Down Brussels' Anspach Boulevard last week marched 80,000 farmers from six countries of the European Economic Community (E.E.C.). With every step, their mood turned uglier.

Wielding long pitchforks and carrying placards inscribed E.E.C.--COUNCIL OF ASSES, they demolished telephone booths, smashed newsstands and shattered store windows, occasionally hopping inside for some quick looting. In skirmishes with some 4,000 Belgian riot police, one farmer was killed by a gas grenade that broke his neck, and more than 140 persons were injured.

Demonstrations for higher produce prices were also staged in The Netherlands and France. But the fact that the principal protest was held in Brussels underscored a significant political development: Europe's farmers now recognize that agricultural policy is no longer decided at the national level but in the capital of an entity that more and more people think of simply as "Europe."

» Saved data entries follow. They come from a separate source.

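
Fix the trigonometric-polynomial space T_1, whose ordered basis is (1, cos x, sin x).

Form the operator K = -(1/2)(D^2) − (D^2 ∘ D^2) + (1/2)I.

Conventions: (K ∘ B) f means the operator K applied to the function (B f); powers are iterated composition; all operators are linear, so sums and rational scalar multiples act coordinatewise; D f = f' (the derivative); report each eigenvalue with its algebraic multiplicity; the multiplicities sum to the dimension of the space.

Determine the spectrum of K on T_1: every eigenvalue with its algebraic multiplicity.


λ = 0 (multiplicity 2), λ = 1/2 (multiplicity 1)

image of 1: 1/2
image of cos x: 0
image of sin x: 0
the matrix is diagonal; its diagonal is (1/2, 0, 0)
for a triangular matrix the eigenvalues are the diagonal entries, with algebraic multiplicity their repetition count


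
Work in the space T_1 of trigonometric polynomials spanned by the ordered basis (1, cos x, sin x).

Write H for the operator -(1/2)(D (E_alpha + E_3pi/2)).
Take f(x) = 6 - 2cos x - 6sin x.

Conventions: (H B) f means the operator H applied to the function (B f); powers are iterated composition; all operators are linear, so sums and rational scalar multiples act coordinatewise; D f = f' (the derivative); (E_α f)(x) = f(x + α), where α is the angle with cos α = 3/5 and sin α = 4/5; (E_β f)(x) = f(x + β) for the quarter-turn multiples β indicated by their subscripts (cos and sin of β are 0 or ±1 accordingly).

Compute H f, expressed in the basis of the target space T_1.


the image equals g(x) = 2cos x

E_alpha f = 6 - 6cos x - 2sin x
E_3pi/2 f = 6 + 6cos x - 2sin x
(E_alpha + E_3pi/2) f = 12 - 4sin x
D (E_alpha + E_3pi/2) f = -4cos x
(-(1/2)(D (E_alpha + E_3pi/2))) f = 2cos x


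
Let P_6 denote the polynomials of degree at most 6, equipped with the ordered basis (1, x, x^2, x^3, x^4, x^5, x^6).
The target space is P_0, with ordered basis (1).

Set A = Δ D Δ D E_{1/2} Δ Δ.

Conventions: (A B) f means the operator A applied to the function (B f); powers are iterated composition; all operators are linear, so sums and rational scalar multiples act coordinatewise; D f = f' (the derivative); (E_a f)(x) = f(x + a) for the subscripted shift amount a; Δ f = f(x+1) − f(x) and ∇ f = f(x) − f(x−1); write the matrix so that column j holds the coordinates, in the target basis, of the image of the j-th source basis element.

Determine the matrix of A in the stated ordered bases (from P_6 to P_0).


the matrix is [[0, 0, 0, 0, 0, 0, 720]] (rows listed top to bottom)

image of 1: 0
image of x: 0
image of x^2: 0
image of x^3: 0
image of x^4: 0
image of x^5: 0
image of x^6: 720
each image's coordinates form column j of the matrix


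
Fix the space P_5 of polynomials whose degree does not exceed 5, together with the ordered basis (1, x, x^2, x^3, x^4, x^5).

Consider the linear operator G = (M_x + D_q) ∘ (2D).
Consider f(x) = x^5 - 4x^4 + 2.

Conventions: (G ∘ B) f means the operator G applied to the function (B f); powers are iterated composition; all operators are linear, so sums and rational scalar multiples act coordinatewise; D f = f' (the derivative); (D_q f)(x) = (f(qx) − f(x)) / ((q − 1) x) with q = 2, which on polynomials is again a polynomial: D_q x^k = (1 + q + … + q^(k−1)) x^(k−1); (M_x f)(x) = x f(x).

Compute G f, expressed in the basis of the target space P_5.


D f = 5x^4 - 16x^3
(2D) f = 10x^4 - 32x^3
M_x (2D) f = 10x^5 - 32x^4
D_q (2D) f = 150x^3 - 224x^2
(M_x + D_q) (2D) f = 10x^5 - 32x^4 + 150x^3 - 224x^2

the result is g(x) = 10x^5 - 32x^4 + 150x^3 - 224x^2


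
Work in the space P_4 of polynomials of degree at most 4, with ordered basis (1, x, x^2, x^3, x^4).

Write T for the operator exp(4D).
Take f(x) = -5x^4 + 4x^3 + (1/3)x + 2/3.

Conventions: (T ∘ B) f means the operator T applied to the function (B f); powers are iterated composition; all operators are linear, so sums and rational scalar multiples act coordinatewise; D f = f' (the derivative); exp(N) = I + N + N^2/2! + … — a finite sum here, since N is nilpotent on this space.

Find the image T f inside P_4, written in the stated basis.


order-1 term: -80x^3 + 48x^2 + 4/3
order-2 term: -480x^2 + 192x
order-3 term: -1280x + 256
order-4 term: -1280
the series for exp(4D) f terminates at order 4
exp(4D) f = -5x^4 - 76x^3 - 432x^2 - (3263/3)x - 1022

g(x) = -5x^4 - 76x^3 - 432x^2 - (3263/3)x - 1022


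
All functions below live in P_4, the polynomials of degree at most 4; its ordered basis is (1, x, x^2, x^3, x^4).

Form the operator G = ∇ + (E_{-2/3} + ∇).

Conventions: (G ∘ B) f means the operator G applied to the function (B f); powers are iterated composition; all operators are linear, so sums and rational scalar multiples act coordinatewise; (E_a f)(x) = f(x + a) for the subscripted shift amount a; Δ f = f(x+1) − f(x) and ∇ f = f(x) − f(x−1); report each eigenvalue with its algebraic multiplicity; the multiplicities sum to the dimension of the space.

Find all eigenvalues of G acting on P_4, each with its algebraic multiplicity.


image of 1: 1
image of x: x + 4/3
image of x^2: x^2 + (8/3)x - 14/9
image of x^3: x^3 + 4x^2 - (14/3)x + 46/27
image of x^4: x^4 + (16/3)x^3 - (28/3)x^2 + (184/27)x - 146/81
the matrix is upper triangular; its diagonal is (1, 1, 1, 1, 1)
for a triangular matrix the eigenvalues are the diagonal entries, with algebraic multiplicity their repetition count

λ = 1 (multiplicity 5)


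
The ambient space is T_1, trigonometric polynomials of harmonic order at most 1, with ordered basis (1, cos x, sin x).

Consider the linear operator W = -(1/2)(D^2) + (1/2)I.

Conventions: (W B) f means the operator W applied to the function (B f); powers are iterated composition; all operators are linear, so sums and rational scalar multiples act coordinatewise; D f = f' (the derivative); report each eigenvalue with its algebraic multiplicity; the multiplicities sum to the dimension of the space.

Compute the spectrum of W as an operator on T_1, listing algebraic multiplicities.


λ = 1/2 (multiplicity 1), λ = 1 (multiplicity 2)

image of 1: 1/2
image of cos x: cos x
image of sin x: sin x
the matrix is diagonal; its diagonal is (1/2, 1, 1)
for a triangular matrix the eigenvalues are the diagonal entries, with algebraic multiplicity their repetition count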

Water Cannon. The protests were timed to coincide with the Brussels meeting of the E.E.C.'s agricultural ministers. Behind a protective barrier of concertina wire, water cannon and heavily armed cops, the ministers are trying to thresh out solutions to the Common Market's troublesome agricultural crisis.

The basic problem is that there are too many farmers on small and inefficient farms; 12% of the Common Market's work force, roughly 9,000,000 people, are engaged in agriculture. The farmers want 15% price increases for their products, even though the E.E.C.'s external tariffs and food prices are already very high. A ring of Italian smugglers was recently able to make $6,000,000--or 80-L- a pound--by importing 5,000 tons of butter from Communist Eastern Europe and reselling it in Common Market countries.

The farmers also resent that economic pressures are gradually squeezing them off the land.

Despite the farmers' demonstration, the agricultural ministers refused to reverse the trends. After three days of talks, including a final, nonstop, 25-hour session, the ministers granted only an average 4% increase on farm products, hardly enough to keep the farmers abreast of inflation. More important, the ministers accepted the plan put forward by E.E.C.

Vice President Sicco Mansholt to halve the number of Europe's agricultural workers by 1980. Under the plan the ministers set aside $1.4 billion to be used during the next five years to entice people to the cities, while teaching those who remain on the land to be more efficient and ultimately more profitable.